Word Count: 406
She saw it as a dancing pinpoint of light, just out of the corner of her eye. It bowed and swirled and spun as if it were a ballerina with a candle lit to flit across a darkened stage. She saw it at the oddest times, mostly in the night but sometimes in the mid-day sun as well. She’d grown to welcome it, to even love it.
When she was little she told her mother once about it and she was taken to an eye doctor to have it checked. All sorts of fancy tests were done and she remembered how the drops the doctor put into her eyes made her vision so bleary she couldn’t see to walk without being guided. He found nothing. She never mentioned it again and kept it as her secret after that.
It seemed to appear when she was feeling especially joyful. And later, when she was older, exceptionally sad. She learned not to let it distract her if it showed up in the middle of a conversation with someone. She’d watch it for the few seconds it would dance until it disappeared. No one seemed to notice.
It was a comfort to her, a constant in a world that changed around her. Though she made choices that put her in some of those different worlds, like moving across the country east to west to settle in the California seaside. Sometimes she mistook the sun flicking off the rolling waves to be her light.
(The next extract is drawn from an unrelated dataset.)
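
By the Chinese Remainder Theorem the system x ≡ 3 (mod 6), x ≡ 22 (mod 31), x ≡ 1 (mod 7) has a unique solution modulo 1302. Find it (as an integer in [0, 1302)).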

Then one day it simply stopped appearing. After a week without even the slightest hint of sparkle she started watching for it. Realized that something special might be lost to her forever. It was about the time she started working for a huge software company and rarely saw the daylight because her desk was somewhere in the maze of cubicles created by movable walls.
She never married, but she had a baby who grew into a lovely little girl. The child was her delight and they sang and played games together and she taught her how to play the guitar and to dance.
And while she missed someone to share the moments, to lay in bed with and hold onto through the nights, there was an evening when she saw the light again, for just an instant, as from the audience of parents, she watched her daughter dance just like a ballerina on a stage.